Petition workers gathered signatures at 7-Eleven locations across the country from June to August 2009. The company claims that the more than 1.66 million signatures it amassed are the "largest number of signatures collected for a public policy issue on record."
"Customers share our frustration over the hidden fees that American retailers and, ultimately, consumers are forced to pay," DePinto said. "They, too, want Congress to take action to regulate these unfair fees, which are the highest in the industrialized world."
The petition only discussed the effect of interchange on 7-Eleven's business and did not claim that regulation would directly benefit the store's patrons, according to 7-Eleven's Government Affairs Director Keith Jones. "We wanted to be very honest with them. So, we never told them that their prices were necessarily going to come down or it was going to do anything for them. We told them it was hurting us, and we asked our customers to help us," Jones told The Green Sheet.
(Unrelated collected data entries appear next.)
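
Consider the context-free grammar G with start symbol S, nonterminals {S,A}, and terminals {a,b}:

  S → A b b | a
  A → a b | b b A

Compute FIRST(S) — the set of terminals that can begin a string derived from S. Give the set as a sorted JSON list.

FIRST sets, iterate to fixpoint:
pass 1:
  A via A→a b: +{a}
  A via A→b b A: +{b}
  S via S→A b b: +{a,b}
  FIRST(S)={a,b}  FIRST(A)={a,b}
pass 2: — fixpoint
  FIRST(S)={a,b}  FIRST(A)={a,b}

FIRST(S) = ["a", "b"]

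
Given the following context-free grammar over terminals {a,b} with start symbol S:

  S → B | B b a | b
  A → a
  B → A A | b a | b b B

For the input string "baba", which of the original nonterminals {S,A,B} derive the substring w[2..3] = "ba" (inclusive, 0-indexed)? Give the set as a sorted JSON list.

Convert to CNF:
  S -> A A | B X3 | T0 T1 | T0 X4 | b
  A -> a
  B -> A A | T0 T1 | T0 X2
  T0 -> b
  T1 -> a
  X2 -> T0 B
  X3 -> T0 T1
  X4 -> T0 B

Fill CYK table bottom-up — only the sub-triangle for w[2..3]:
  cell(2,2) b: {S,T0}  orig:{S}
  cell(3,3) a: {A,T1}  orig:{A}
  cell(2,3) ba: {B,S,X3}  orig:{B,S}

Original NTs in T[2,3] deriving "ba": ["B", "S"]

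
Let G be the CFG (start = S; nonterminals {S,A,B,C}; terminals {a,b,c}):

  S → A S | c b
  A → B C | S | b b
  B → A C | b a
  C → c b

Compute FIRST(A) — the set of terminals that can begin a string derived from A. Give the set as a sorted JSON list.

Compute FIRST by fixpoint:
pass 1:
  A via A→b b: +{b}
  B via B→A C: +{b}
  C via C→c b: +{c}
  S via S→A S: +{b}
  S via S→c b: +{c}
  FIRST(S)={b,c}  FIRST(A)={b}  FIRST(B)={b}  FIRST(C)={c}
pass 2:
  A via A→S: +{c}
  B via B→A C: +{c}
  FIRST(S)={b,c}  FIRST(A)={b,c}  FIRST(B)={b,c}  FIRST(C)={c}
pass 3: done
  FIRST(S)={b,c}  FIRST(A)={b,c}  FIRST(B)={b,c}  FIRST(C)={c}

FIRST(A) = ["b", "c"]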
Jones said 7-Eleven made $200 million last year and projected that, at its current revenue levels, the interchange fees it pays would be greater than its profit. The National Association of Convenience Stores' State of the Industry Report of 2008 Data, a study released in 2009 that analyzes convenience store trends, stated that the average U.S. convenience store's transaction fees exceeded its profits by 63 percent in 2008.
"And Visa and MasterCard continue to raise the rates," Jones said. "So, the only thing we've got left is to petition Congress and ask them to do something to give us a chance to control these expenses. We can't not accept [credit cards]. We have to continue to accept plastic because that's what our customers expect."
Shawn Miles, Group Head of Global Public Policy for MasterCard disagrees. Merchants can "accept credit cards and not debit cards or accept debit cards and not credit cards, so they have options," Miles said. "They can offer discounts for cash; they can steer customers from one payment form to another."
Miles added that merchants aren't talking about the benefits of card acceptance, which include higher ticket amounts, payment guarantees and savings on cash handling expenses like armored car services.
A CRA International Inc. survey conducted by KRC Research and commissioned by MasterCard probed consumers about their understanding of interchange and their reaction to 7-Eleven's petition.
The survey reported that seventy-three percent of respondents supported merchants absorbing the cost of credit card acceptance as a cost of doing business. And of those participants who initially supported 7-Eleven's call for interchange regulation, 75 percent withdrew their support when told such regulation would result in increased payment card fees for consumers.
"It is the height of irony that a convenience store, which regularly marks up their products by as much as 500 percent for 'convenience sake,' doesn't want to pay for the convenience of accepting cards," said a press statement issued by the Electronic Payments Coalition on Sept. 30, 2009.
According to Miles, card issuers are experiencing record credit losses and charge-offs. "If regulation were to go through the way merchants are seeking to advance it, it would hurt the availability of credit, cause more fees to consumers and limit the values of rewards programs and other benefits associated with cards, and potentially decrease the spending associated with those cards which doesn't help merchants," Miles said.